Even as journalists bodies like the Editors Guild deliberate upon, and determine, the course of action (or response) there are a couple of issues that all scribes are talking about that need to be addressed. One, is this victimisation of a news channel and its top owners/editors? It would appear so, as it comes after anchor Nidhi Razdan told BJP spokesperson Sampit Mahapatra to “leave” her show while on air. She took offense to his accusation that NDTV has an “agenda” and said that she was not prepared to host someone making such remarks against the news television channel. He refused to leave. And within days the Central Bureau of Investigation raided the residence of NDTV top honcho Prannoy Roy. Journalists know that more than often, circumstantial evidence determines the analysis of a story and in this case it is clear that a leading BJP leader insisted that the channel had an agenda, was told off, and the raids followed.
It is no secret that NDTV, both English and in particular Hindi, has irritated those in government today. More so as leaders are becoming increasingly used to servile anchors, and those who take an even slightly independent view as does NDTV Hindi in particular become the targets.
Two, was Razdan within her limits in asking the BJP guest invited to ‘leave’ her program and then cut him off from the debate? Although one wonders what this has to do with the legality, or otherwise of the CBI raids it is an issue that scribes have made central to the ongoing discussions about NDTV. Yes, would have been the simple answer before the days of television, when many a newspaper ostracised politicians for precisely such allegations. And when scribes walked out of a press conference when such accusations were hurled. One recalls former Prime MInister VP SIngh shouting at a reporter that she was a “liar”, she protested, and all journalists present left the room. On another occasion the entire press gallery of the Lok Sabha struck work demanding an apology from a MP who had used defamatory words against a section of the media.
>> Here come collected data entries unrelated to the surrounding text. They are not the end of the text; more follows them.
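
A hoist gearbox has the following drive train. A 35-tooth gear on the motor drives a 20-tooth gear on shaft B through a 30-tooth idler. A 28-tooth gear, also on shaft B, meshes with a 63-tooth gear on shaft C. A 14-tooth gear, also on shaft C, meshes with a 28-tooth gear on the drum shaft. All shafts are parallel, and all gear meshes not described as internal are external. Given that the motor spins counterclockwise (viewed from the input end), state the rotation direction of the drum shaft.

the motor → shaft B: driver → idler → driven is 2 external meshes, 2 reversals → CCW.
shaft B → shaft C: external mesh, 1 reversal → CW.
shaft C → the drum shaft: external mesh, 1 reversal → CCW.
4 reversals in total — an even number — so the drum shaft turns the same way as the motor.

counterclockwise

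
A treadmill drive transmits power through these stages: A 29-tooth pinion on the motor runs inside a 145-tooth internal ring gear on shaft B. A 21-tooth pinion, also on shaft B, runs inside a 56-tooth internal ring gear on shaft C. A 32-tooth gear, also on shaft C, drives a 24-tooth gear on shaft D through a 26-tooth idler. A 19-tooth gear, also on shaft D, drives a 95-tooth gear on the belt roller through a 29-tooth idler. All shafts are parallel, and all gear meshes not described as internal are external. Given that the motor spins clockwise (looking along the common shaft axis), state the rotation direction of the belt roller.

clockwise

the motor → shaft B: internal mesh, same direction → CW.
shaft B → shaft C: internal mesh, same direction → CW.
shaft C → shaft D: driver → idler → driven is 2 external meshes, 2 reversals → CW.
shaft D → the belt roller: driver → idler → driven is 2 external meshes, 2 reversals → CW.
4 reversals in total — an even number — so the belt roller turns the same way as the motor.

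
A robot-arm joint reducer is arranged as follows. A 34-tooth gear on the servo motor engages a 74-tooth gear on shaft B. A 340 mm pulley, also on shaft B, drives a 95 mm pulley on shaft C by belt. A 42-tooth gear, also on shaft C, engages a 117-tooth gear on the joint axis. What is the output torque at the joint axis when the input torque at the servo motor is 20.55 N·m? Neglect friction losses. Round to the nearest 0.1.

34.8 N·m

Gear mesh: ratio = 74/34 = 2.1765; torque at shaft B = 20.55 × 2.1765 = 44.726 N·m.
Belt: ratio = 95/340 = 0.27941; torque at shaft C = 44.726 × 0.27941 = 12.497 N·m.
Gear mesh: ratio = 117/42 = 2.7857; torque at the joint axis = 12.497 × 2.7857 = 34.813 N·m.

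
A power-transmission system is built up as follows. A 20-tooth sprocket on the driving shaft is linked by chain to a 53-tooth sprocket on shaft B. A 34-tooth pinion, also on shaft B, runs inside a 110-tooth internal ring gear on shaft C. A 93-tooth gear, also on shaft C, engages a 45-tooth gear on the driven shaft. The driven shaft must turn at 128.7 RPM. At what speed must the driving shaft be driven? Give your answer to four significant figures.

533.9 RPM

Overall ratio R = 2.65 × 3.2353 × 0.48387 = 4.1485.
Required input speed = output speed × R = 128.7 × 4.1485 = 533.91 RPM.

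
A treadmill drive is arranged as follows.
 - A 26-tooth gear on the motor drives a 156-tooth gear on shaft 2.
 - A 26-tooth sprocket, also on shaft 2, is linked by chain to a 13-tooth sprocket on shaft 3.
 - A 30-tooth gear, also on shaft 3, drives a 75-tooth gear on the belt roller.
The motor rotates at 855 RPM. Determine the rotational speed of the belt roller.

114 RPM

Gear mesh: ratio = 156/26 = 6, so shaft 2 turns at 855 / 6 = 142.5 RPM.
Chain: ratio = 13/26 = 0.5, so shaft 3 turns at 142.5 / 0.5 = 285 RPM.
Gear mesh: ratio = 75/30 = 2.5, so the belt roller turns at 285 / 2.5 = 114 RPM.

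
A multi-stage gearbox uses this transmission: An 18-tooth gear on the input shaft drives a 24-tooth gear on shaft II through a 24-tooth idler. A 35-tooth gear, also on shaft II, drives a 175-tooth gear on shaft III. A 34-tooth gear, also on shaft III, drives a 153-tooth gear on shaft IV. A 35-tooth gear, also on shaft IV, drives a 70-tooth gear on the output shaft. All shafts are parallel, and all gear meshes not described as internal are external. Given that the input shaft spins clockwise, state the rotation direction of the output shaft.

the input shaft → shaft II: driver → idler → driven is 2 external meshes, 2 reversals → CW.
shaft II → shaft III: external mesh, 1 reversal → CCW.
shaft III → shaft IV: external mesh, 1 reversal → CW.
shaft IV → the output shaft: external mesh, 1 reversal → CCW.
5 reversals in total — an odd number — so the output shaft turns opposite to the input shaft.

anticlockwise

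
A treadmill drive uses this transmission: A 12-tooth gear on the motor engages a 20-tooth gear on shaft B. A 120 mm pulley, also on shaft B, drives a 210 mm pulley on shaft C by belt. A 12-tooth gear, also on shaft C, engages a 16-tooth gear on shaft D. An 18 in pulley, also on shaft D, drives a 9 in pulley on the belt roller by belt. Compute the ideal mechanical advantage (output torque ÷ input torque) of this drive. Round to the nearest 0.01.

Each stage contributes driven/driver: gear mesh 20/12 = 1.6667, belt 210/120 = 1.75, gear mesh 16/12 = 1.3333, belt 9/18 = 0.5.
Overall: 1.6667 × 1.75 × 1.3333 × 0.5 = 1.9444.

1.94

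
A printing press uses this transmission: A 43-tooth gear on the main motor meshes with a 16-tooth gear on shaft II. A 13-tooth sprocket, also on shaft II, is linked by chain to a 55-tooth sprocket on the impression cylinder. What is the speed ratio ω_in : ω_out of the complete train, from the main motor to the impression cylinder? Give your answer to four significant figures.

Each stage contributes driven/driver: gear mesh 16/43 = 0.37209, chain 55/13 = 4.2308.
Overall: 0.37209 × 4.2308 = 1.5742.

1.574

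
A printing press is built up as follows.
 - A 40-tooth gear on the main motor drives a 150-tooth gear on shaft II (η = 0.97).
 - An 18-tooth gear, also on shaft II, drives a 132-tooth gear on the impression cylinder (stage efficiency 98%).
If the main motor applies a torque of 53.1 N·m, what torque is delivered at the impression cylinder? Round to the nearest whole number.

Gear mesh: ratio = 150/40 = 3.75; torque at shaft II = 53.1 × 3.75 × 0.97 = 193.15 N·m.
Gear mesh: ratio = 132/18 = 7.3333; torque at the impression cylinder = 193.15 × 7.3333 × 0.98 = 1388.1 N·m.

1388 N·m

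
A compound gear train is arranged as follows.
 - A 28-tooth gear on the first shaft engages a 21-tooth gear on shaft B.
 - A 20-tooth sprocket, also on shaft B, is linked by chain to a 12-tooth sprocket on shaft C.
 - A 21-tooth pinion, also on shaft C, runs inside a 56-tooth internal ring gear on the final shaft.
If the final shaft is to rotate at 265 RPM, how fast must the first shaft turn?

Overall ratio R = 0.75 × 0.6 × 2.6667 = 1.2.
Required input speed = output speed × R = 265 × 1.2 = 318 RPM.

318 RPM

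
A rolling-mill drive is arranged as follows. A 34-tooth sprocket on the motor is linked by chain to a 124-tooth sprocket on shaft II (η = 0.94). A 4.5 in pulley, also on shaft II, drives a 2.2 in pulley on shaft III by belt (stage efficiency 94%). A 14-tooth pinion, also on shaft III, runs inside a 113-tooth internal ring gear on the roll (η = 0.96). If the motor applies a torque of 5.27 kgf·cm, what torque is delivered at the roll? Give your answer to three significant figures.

64.3 kgf·cm

Chain: ratio = 124/34 = 3.6471; torque at shaft II = 5.27 × 3.6471 × 0.94 = 18.067 kgf·cm.
Belt: ratio = 2.2/4.5 = 0.48889; torque at shaft III = 18.067 × 0.48889 × 0.94 = 8.3027 kgf·cm.
Internal gear: ratio = 113/14 = 8.0714; torque at the roll = 8.3027 × 8.0714 × 0.96 = 64.334 kgf·cm.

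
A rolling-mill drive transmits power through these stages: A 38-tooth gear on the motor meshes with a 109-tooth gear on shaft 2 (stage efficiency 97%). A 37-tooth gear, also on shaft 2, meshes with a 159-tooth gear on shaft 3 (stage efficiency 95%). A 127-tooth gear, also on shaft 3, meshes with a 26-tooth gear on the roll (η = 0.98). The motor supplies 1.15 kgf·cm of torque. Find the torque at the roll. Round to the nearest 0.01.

Gear mesh: ratio = 109/38 = 2.8684; torque at shaft 2 = 1.15 × 2.8684 × 0.97 = 3.1997 kgf·cm.
Gear mesh: ratio = 159/37 = 4.2973; torque at shaft 3 = 3.1997 × 4.2973 × 0.95 = 13.063 kgf·cm.
Gear mesh: ratio = 26/127 = 0.20472; torque at the roll = 13.063 × 0.20472 × 0.98 = 2.6208 kgf·cm.

2.62 kgf·cm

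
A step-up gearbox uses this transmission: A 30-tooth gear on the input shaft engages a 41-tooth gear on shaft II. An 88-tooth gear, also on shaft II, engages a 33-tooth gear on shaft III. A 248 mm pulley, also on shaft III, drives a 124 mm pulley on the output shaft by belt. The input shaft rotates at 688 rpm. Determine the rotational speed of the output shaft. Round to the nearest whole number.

2685 rpm

Gear mesh: ratio = 41/30 = 1.3667, so shaft II turns at 688 / 1.3667 = 503.41 rpm.
Gear mesh: ratio = 33/88 = 0.375, so shaft III turns at 503.41 / 0.375 = 1342.4 rpm.
Belt: ratio = 124/248 = 0.5, so the output shaft turns at 1342.4 / 0.5 = 2684.9 rpm.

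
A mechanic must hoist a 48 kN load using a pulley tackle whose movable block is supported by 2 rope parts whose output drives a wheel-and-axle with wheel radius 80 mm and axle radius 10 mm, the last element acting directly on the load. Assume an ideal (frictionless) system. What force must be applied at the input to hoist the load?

3 kN

Block-and-tackle MA = number of supporting rope parts = 2.
Wheel-and-axle MA = R/r = 80/10 = 8.
Combined ideal MA = 2 × 8 = 16.
Effort = load / MA = 48 / 16 = 3 kN.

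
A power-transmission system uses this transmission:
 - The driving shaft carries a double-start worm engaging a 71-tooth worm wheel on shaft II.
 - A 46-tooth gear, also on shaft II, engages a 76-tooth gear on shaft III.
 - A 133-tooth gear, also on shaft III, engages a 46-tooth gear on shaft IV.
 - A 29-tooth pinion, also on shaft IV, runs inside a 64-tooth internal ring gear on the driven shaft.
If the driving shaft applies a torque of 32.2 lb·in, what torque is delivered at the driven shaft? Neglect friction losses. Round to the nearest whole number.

1442 lb·in

After the worm (71/2): 32.2 × 35.5 = 1143.1 lb·in
After the gear mesh (76/46): 1143.1 × 1.6522 = 1888.6 lb·in
After the gear mesh (46/133): 1888.6 × 0.34586 = 653.2 lb·in
After the internal gear (64/29): 653.2 × 2.2069 = 1441.5 lb·in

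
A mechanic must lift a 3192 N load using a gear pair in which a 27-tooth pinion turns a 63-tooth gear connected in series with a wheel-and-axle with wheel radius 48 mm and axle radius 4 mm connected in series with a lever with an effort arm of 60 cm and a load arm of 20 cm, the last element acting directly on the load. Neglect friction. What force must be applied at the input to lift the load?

38 N

Gear pair MA = 63/27 = 2.3333.
Wheel-and-axle MA = R/r = 48/4 = 12.
Lever MA = effort arm / load arm = 60/20 = 3.
Combined ideal MA = 2.3333 × 12 × 3 = 84.
Effort = load / MA = 3192 / 84 = 38 N.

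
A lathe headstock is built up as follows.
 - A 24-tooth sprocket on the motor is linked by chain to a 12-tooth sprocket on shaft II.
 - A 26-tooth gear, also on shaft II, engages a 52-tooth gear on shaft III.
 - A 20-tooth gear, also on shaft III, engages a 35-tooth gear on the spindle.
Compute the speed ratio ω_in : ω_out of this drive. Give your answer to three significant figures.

1.75

Each stage contributes driven/driver: chain 12/24 = 0.5, gear mesh 52/26 = 2, gear mesh 35/20 = 1.75.
Overall: 0.5 × 2 × 1.75 = 1.75.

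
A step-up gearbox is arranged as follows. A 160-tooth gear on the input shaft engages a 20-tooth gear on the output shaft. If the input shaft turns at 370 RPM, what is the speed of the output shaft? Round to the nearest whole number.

gear mesh 20/160 = 0.125 → 370/0.125 = 2960 RPM

2960 RPM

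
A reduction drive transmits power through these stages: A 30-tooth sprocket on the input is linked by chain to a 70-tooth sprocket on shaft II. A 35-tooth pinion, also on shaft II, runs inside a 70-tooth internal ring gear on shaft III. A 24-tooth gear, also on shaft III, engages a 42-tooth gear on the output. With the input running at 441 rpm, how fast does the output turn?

the input → shaft II (chain, 70/30): 441 ÷ 2.3333 = 189 rpm
shaft II → shaft III (internal gear, 70/35): 189 ÷ 2 = 94.5 rpm
shaft III → the output (gear mesh, 42/24): 94.5 ÷ 1.75 = 54 rpm

54 rpm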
Unfortunately, television has eroded the dignity of the media turning what are supposed to be news debates into a slug-fest between anchors/journalists and guests. NDTV like other channels has indulged in much of the same, although the decibles have been definitely lower than others. This is one of the reasons why senior editors and commentators have been urging caution, and asking television news to differentiate between news and opinion debates. And to keep the discussions within the limits of professionalism instead of using these to incite, and thereby get better ratings for advertisements and money. By not observing the ethics and responsibilities of basic journalism, television has opened doors that will be difficult to close.
However, while it is difficult for anyone outside the government and NDTV to make an assessment about the charges of financial irregularities, it is imperative that the government ,make this process totally transparent, starting with an explanation as to why the CBI has been used to raid a media house? More so as NDTV seems to be on the wrong side of this government, judging from the comments on air by Sampatra and others on the social media. This erodes trust, and raises suspicions about government intent that should be clarified at the earliest. If at all.
Corporate media houses trade in money and power. Well almost. The irregularities are written into the kind of money generated, with whispers always in circulation of the monies given to news television channels by some industrialist or political party. It is now imperative for journalists to demand that all media outlets declare their assets publicly, with ownership patterns so that the viewer knows exactly who or what is behind what is pedalled as news. One knows that often a prime time discussion is planned out of the newsroom, and then instructions given to the reporters and production teams to project a piece of news (non news actually) in the headlines to justify the ‘fixed’ discussion. And how real news is blacked out on the basis of a single phone call from the corridors of power, whatever these might be at any given point in time.
The government has to be held accountable. The media has to clean its act. And then perhaps we might restore the fourth pillar to some of its former glory.